Poseía una nueva sensación de levitabilidad y claridad de pensamiento. Se sentía protegido e invencible.
En cuanto el sacerdote vio a Marcano, en la primera consulta, con el rostro acechado por las dudas, le apuntó directamente al ego con su voz antillana. En un lenguaje de caracoles, conchas de coco y cartas, iluminó en su pasada vida sus dotes de guerrero. Aunque no estaba claro si había sido a Atila o a Aníbal a quien había acompañado fielmente en las conquistas, lo veía nítidamente en las batallas masacrando a sus enemigos. Y disfrutaba de la sonrisa de Marcano, que se había acostumbrado con facilidad a la lisonja y a la galantería, cuando escuchaba sus palabras. Le hablaba de los harenes de hermosas mujeres que había poseído y, por qué no, pese a su antigalanesca figura, volvería a tener distribuidos de distinta forma gracias a la protección divina.

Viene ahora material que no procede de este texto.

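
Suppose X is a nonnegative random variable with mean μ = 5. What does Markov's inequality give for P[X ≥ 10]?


μ = E[X] = 5, a = 10.
Markov: P[X ≥ 10] ≤ μ/a = (5)/10 = 1/2.
Numerically: ≈ 0.500000.
(Since a = 10 > μ = 5.000000, the bound 1/2 is < 1 and informative.)

P[X ≥ 10] ≤ 1/2 ≈ 0.500000.


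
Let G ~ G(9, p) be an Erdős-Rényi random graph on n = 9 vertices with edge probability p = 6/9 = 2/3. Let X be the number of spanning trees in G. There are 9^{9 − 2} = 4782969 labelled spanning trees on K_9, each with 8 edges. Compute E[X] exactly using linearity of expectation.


K_9 has 9^{9 − 2} = 4782969 labelled spanning trees.
For each such spanning tree H, let X_H = 1 if all 8 edges of H are present in G. Then P[X_H = 1] = p^{8} = (2/3)^{8} = 256/6561.
Summing the indicators: E[X] = Σ_H E[X_H] = 4782969 · p^{8} = 4782969 · 256/6561 = 186624.
Numerically: E[X] ≈ 186624.

E[X] = 4782969 · (2/3)^{8} = 186624 ≈ 186624.


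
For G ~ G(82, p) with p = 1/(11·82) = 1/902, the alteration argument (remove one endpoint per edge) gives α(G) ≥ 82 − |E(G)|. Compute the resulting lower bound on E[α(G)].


E[|E(G)|] = C(82, 2)·p = 3321 · (1/902) = 81/22.
E[α(G)] ≥ n − E[|E(G)|] = 82 − 81/22 = 1723/22.
Numerically: ≈ 78.318182.
(This is only a lower bound; the true E[α(G)] may be larger.)

E[α(G)] ≥ 1723/22 ≈ 78.318182.


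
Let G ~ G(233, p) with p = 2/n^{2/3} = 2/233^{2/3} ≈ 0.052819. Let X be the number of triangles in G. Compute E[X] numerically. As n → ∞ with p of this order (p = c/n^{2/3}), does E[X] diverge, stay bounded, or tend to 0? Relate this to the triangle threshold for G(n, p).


Number of potential triangles: C(233, 3) = 2081156.
Each occurs with probability p³ ≈ (0.052819)³ ≈ 1.4735950e-04.
By linearity: E[X] = C(233, 3)·p³ ≈ 2081156 · 1.4735950e-04 ≈ 306.67811.
Since α = 2/3 < 1, p = c/n^{2/3} ≫ 1/n is above the triangle threshold p ~ 1/n. Asymptotically E[X] ~ (c³/6)·n^{3(1−α)} = (2³/6)·n^{1} → ∞; triangles are abundant w.h.p.

E[X] ≈ 306.67811; in regime p = Θ(1/n^{2/3}) E[X] diverges (above the triangle threshold p ~ 1/n).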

Salió del local vestido con nuevas ropas blancas, aún perfumado por las hierbas del agua con la que fue despojado y limpiado de la cabeza a los pies. Poseía una nueva sensación de levitabilidad y claridad de pensamiento. Se sentía protegido e invencible. El chofer le abrió la puerta trasera de la blindada Hummer negra en donde se arrellanó como un gato sobre el mullido asiento de cuero. Recordó la ingenua práctica inicial de meter los papelitos con los nombres de sus enemigos y competidores en el congelador de la nevera o dentro de los zapatos para tenerlos pisados y se rio de sí mismo. Por ahora, aquella ceremonia y su sacerdote le brindaban protección, si fallaban aún tenía los más oscuros recursos de aquellos que trabajaban con tierras de cementerio, huesos de muertos, figuras de vudú y animales de más baja ralea, pero nadie lo detendría, ahora que le había agarrado el gustico al poder nadie le impediría continuar por aquel camino de sombras hasta llegar donde sólo su mente lo había previsto como destino.